Référence : 2017 CAF 246

[TRADUCTION FRANÇAISE]

CORAM :

LA JUGE DAWSON

LE JUGE STRATAS

LE JUGE RENNIE

 

 

ENTRE :

TIMOTHY E. LEAHY

appelant

et

LE MINISTRE DE LA JUSTICE

intimé

Audience tenue à Toronto (Ontario), le 12 décembre 2017.

Jugement rendu à Toronto (Ontario), le 13 décembre 2017.

MOTFIS DU JUGEMENT :

LA JUGE DAWSON

Y ONT SOUSCRIT :

LE JUGE STRATAS

LE JUGE RENNIE

 


Date : 20171213


Dossier : A-231-17

Référence : 2017 CAF 246

[TRADUCTION FRANÇAISE]

CORAM :

LA JUGE DAWSON

LE JUGE STRATAS

LE JUGE RENNIE

 

 

ENTRE :

TIMOTHY E. LEAHY

appelant

et

LE MINISTRE DE LA JUSTICE

intimé

MOTIFS DU JUGEMENT

LA JUGE DAWSON

[1]  L’appelant a déposé un avis de demande à la Cour fédérale, dans lequel il sollicitait :

1.  une ordonnance de la nature d’un bref de prohibition contre le ministère de la Justice, qui interdirait à ses représentants de demander l’intervention du Barreau du Haut‑Canada dans le litige;

2.  une ordonnance enjoignant aux représentants de l’intimé, qui cherchent à empêcher M. Leahy de comparaître devant les Cours fédérales, de se conformer aux Règles des Cours fédérales et de présenter une requête, et non d’envoyer une directive par télécopieur à des juristes complices, qui font consciencieusement ce qu’on leur demande de faire;

3.  une ordonnance de la nature d’un jugement déclaratoire établissant que Timothy E. Leahy, en vertu du paragraphe 11(2) de la Loi sur les Cours fédérales et de l’autorisation que la Cour d’appel de l’Ontario lui a donnée le 22 mars 1991 de comparaître à titre d’avocat devant les tribunaux de l’Ontario, peut comparaître à titre d’avocat devant la Cour fédérale et la Cour d’appel fédérale;

4.  une ordonnance adjugeant des dépens d’au moins 25 000 $ au demandeur;

5.  toute autre réparation que la Cour juge estimera convenable et juste.

[2]  L’intimé a ensuite présenté une requête en vue d’obtenir une ordonnance radiant l’avis de demande et rejetant la demande au motif que la Cour fédérale n’avait pas compétence pour accorder la réparation demandée et que la demande constituait un abus de procédure.

[3]  Par ordonnance datée du 31 juillet 2017, la Cour fédérale a radié la demande sans autorisation de la modifier (dossier de la Cour T-720-17).

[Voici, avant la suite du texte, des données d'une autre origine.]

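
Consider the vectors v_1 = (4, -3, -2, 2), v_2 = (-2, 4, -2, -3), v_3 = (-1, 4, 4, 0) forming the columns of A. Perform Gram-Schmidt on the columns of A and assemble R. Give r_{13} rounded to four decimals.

r_{13} = -4.1779

v_1 = (4, -3, -2, 2); ‖v_1‖ = 5.7446, so q_1 = (0.6963, -0.5222, -0.3482, 0.3482).
r_{13} = q_1·v_3 = -4.1779.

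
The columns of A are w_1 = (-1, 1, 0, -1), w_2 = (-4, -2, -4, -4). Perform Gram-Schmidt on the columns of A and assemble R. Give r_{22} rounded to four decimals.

w_1 = (-1, 1, 0, -1); ‖w_1‖ = 1.7321, so e_1 = (-0.5774, 0.5774, 0.0000, -0.5774).
e_1·w_2 = (-0.5774)·(-4) + 0.5774·(-2) + 0.0000·(-4) + (-0.5774)·(-4) = 3.4641.
u_2 = w_2 − 3.4641·e_1 = (-2.0000, -4.0000, -4.0000, -2.0000).
r_{22} = ‖u_2‖ = 6.3246.

r_{22} = 6.3246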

L’appelant interjette maintenant appel de l’ordonnance de la Cour fédérale.

[4]  Je suis d’accord avec l’appelant pour dire que l’ordonnance de la Cour fédérale ne peut pas être confirmée sur le fondement des motifs qu’elle a formulés. Par exemple, la réparation demandée était prospective et, par conséquent, il ne s’agissait pas d’une contestation collatérale des directives précédemment émises dans d’autres dossiers de la Cour. Je ne vois pas non plus en quoi l’article 302 des Règles des Cours fédérales empêchait l’appelant [traduction] « de solliciter de nombreuses ordonnances à l’égard de la réparation demandée ». En outre, la Cour fédérale n’a pas examiné expressément la demande de jugement déclaratoire.

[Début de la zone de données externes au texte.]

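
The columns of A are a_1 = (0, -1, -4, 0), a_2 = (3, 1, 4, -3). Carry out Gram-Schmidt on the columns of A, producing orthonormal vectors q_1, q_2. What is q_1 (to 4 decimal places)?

q_1 = (0.0000, -0.2425, -0.9701, 0.0000)

q_1 = a_1/‖a_1‖ = (0, -1, -4, 0)/4.1231 = (0.0000, -0.2425, -0.9701, 0.0000).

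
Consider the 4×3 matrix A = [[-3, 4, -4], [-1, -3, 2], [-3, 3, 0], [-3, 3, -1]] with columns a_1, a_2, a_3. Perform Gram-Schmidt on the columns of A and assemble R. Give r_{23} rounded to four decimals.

q_1 = a_1/‖a_1‖ = (-3, -1, -3, -3)/5.2915 = (-0.5669, -0.1890, -0.5669, -0.5669).
r_{12} = q_1·a_2 = -5.1025.
u_2 = a_2 + 5.1025·q_1 = (1.1071, -3.9643, 0.1071, 0.1071).
‖u_2‖ = 4.1188, so q_2 = (0.2688, -0.9625, 0.0260, 0.0260).
r_{23} = q_2·a_3 = -3.0262.

r_{23} = -3.0262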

[5]  L’article 119 des Règles des Cours fédérales autorise une personne physique à se représenter devant les Cours fédérales ou à se faire représenter par un avocat. Selon les articles 120 et 121 des Règles, les entités comme les sociétés ou les parties n’ayant pas la capacité d’ester en justice doivent en règle générale se faire représenter par un avocat. Le terme « avocat » est défini à l’article 2 comme toute personne visée au paragraphe 11(3) de la Loi sur les Cours fédérales, à savoir une personne qui exerce à titre d’avocat ou de procureur devant la Cour fédérale ou la Cour d’appel fédérale. L’appelant fait valoir qu’il est autorisé à comparaître pour le compte d’autres personnes devant la Cour fédérale et la Cour d’appel fédérale. L’intimé n’a pas démontré en quoi la Cour fédérale n’avait pas compétence pour décider si l’appelant est une personne visée au paragraphe 11(3) de la Loi sur les Cours fédérales ou en quoi le fait que l’appelant fasse valoir ce droit constitue un abus de procédure.

[6]  La Cour peut prononcer un jugement déclaratoire lorsqu’une partie établit que :

a Cour a compétence sur l’objet du litige;

  • la question dont la Cour est saisie est réelle et non théorique;

  • la partie qui soulève la question a véritablement intérêt à la soulever.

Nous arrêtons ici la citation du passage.